Kristyna S. Mills, District Attorney, Watertown (Patricia L. Dziuba of counsel), for respondent.
Appeal from a judgment of the Jefferson County Court (Kim H. Martusewicz, J.), rendered September 23, 2016. The judgment convicted defendant, upon a jury verdict, of arson in the fourth degree, criminal mischief in the third degree, endangering the welfare of a child (three counts), criminal mischief in the fourth degree, driving while intoxicated, and harassment in the second degree.
It is hereby ordered that the judgment so appealed from is unanimously modified on the facts by reversing that part convicting defendant of criminal mischief in the third degree and dismissing count five of the indictment and as modified the judgment is affirmed.

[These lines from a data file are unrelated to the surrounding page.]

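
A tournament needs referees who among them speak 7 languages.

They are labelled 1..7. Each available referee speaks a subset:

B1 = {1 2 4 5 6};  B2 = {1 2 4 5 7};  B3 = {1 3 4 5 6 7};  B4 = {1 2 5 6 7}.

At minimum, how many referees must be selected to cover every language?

2

Take {B1, B3}. Their union is {1, 2, 3, 4, 5, 6, 7}, which is all 7 languages.
No single referee has all 7 languages (the largest, B3, has 6), so 2 is optimal.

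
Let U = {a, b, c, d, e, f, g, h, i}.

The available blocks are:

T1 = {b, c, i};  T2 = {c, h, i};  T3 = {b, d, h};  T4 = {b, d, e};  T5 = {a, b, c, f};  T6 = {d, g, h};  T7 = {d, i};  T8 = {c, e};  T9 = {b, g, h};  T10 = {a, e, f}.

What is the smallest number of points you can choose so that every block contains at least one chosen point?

4

The 4 points {b, d, e, i} hit every block.
No choice of 3 points meets every block, so 4 is the minimum.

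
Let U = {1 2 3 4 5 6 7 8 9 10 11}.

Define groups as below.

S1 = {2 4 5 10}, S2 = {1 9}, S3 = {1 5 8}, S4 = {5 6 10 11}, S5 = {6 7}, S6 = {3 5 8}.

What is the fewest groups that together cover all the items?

5

Take {S1, S2, S4, S5, S6}. Their union is {1, 2, 3, 4, 5, 6, 7, 8, 9, 10, 11}, which is all 11 items.
Only S1 contains 2, so S1 is forced; the remaining 7 items need at least 4 more groups (each remaining group adds at most 2) — so at least 5 groups are needed, and 5 is optimal.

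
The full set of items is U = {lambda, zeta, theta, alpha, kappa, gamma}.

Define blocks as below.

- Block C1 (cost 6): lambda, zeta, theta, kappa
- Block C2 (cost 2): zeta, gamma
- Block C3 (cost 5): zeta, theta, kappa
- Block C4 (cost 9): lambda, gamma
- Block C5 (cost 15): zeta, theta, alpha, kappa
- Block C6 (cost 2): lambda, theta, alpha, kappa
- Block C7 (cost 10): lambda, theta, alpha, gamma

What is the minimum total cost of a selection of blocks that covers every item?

4

C2, C6 together cover every item (C2 ∪ C6 = {lambda, zeta, theta, alpha, kappa, gamma}); total cost 2 + 2 = 4.
No covering selection has total cost below 4.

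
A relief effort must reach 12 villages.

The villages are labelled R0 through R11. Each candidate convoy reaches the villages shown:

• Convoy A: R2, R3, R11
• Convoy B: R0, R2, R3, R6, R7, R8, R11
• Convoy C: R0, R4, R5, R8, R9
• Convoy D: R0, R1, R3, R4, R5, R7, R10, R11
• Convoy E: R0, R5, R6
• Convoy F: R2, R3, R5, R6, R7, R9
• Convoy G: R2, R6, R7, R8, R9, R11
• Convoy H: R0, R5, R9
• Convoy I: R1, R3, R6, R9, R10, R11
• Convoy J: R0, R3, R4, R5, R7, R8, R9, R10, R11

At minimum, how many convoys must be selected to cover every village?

2

D and G together: D ∪ G = {R0, R1, R2, R3, R4, R5, R6, R7, R8, R9, R10, R11} — every village is covered.
No single convoy has all 12 villages (the largest, J, has 9), so 2 is optimal.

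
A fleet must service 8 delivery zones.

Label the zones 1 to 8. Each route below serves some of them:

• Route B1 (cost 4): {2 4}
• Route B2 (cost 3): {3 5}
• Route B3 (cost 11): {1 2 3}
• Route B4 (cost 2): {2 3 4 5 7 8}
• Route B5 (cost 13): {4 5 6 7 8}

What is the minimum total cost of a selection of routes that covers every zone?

24

B3, B5 together cover every zone (B3 ∪ B5 = {1, 2, 3, 4, 5, 6, 7, 8}); total cost 11 + 13 = 24.
The greedy pick B4, B3, B5 costs 26; no covering selection beats 24.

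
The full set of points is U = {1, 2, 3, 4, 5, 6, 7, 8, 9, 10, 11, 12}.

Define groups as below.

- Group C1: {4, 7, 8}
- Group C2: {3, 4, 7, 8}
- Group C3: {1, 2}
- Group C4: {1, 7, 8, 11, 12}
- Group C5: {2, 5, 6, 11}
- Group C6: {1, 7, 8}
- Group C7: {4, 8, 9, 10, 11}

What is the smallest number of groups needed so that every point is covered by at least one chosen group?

4

C2, C4, C5, and C7 cover everything between them: the union {1, 2, 3, 4, 5, 6, 7, 8, 9, 10, 11, 12} is all of U.
Only C7 contains 9, so C7 is forced; the remaining 7 points need at least 3 more groups (each remaining group adds at most 3) — so at least 4 groups are needed, and 4 is optimal.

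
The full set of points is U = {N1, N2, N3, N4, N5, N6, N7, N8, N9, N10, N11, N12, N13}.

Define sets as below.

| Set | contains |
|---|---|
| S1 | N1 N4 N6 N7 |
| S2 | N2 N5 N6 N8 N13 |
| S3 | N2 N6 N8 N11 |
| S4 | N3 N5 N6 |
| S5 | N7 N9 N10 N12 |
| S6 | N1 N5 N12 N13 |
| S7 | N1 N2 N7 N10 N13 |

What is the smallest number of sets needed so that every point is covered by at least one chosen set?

S1, S3, S4, S5, and S6 cover everything between them: the union {N1, N2, N3, N4, N5, N6, N7, N8, N9, N10, N11, N12, N13} is all of U.
No 4 of the 7 sets cover everything (all 35 combinations miss at least one point), so 5 is optimal.

5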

Memorandum: Defendant appeals from a judgment convicting her upon a jury verdict of, inter alia, arson in the fourth degree (Penal Law § 150.05 [1]) and criminal mischief in the third degree (§ 145.05 [2]). Viewing the evidence in light of the elements of the crime of arson in the fourth degree as charged to the jury (see People v Danielson, 9 NY3d 342, 349 [2007]), we conclude that the verdict is not against the weight of the evidence with respect to that crime (see generally People v Bleakley, 69 NY2d 490, 495 [1987]).
We agree with defendant, however, that the verdict finding her guilty of criminal mischief in the third degree is against the weight of the evidence. County Court instructed the jurors that defendant was guilty of that crime if they found that she intentionally "damage[d] property of another person in an amount exceeding $250," specifically "a Suzuki motorcycle." The People presented evidence that a motorcycle belonging to defendant's husband was completely destroyed by the fire that defendant allegedly set, a loss valued at over $4,000. No evidence was offered of the value of any damage caused by defendant prior to the fire, and the only evidence of how and why the fire started came from defendant's statements to law enforcement, wherein she stated that she did not know why she started the fire, but that she was angry at her husband with whom she had been fighting and thought that he would return to the garage to put out the fire. Moreover, defendant told law enforcement that she started the fire by igniting a fleece blanket in a part of the garage different from where the motorcycle was located. Defendant's statements are consistent with the testimony of the fire protection inspector regarding the origin of the fire and are not contradicted by any other evidence in the record. Thus, viewing the evidence in light of the elements of the crime of criminal mischief in the third degree as charged to the jury (see Danielson, 9 NY3d at 349), we conclude that the jury's determination that defendant set the fire with the intention of damaging her husband's motorcycle is against the weight of the evidence (see generally Bleakley, 69 NY2d at 495). We therefore modify the judgment by reversing that part convicting defendant of criminal mischief in the third degree and dismissing that count of the indictment.
In light of our decision, defendant's remaining contentions are moot. Present—Whalen, P.J., Smith, Peradotto, DeJoseph and Troutman, JJ.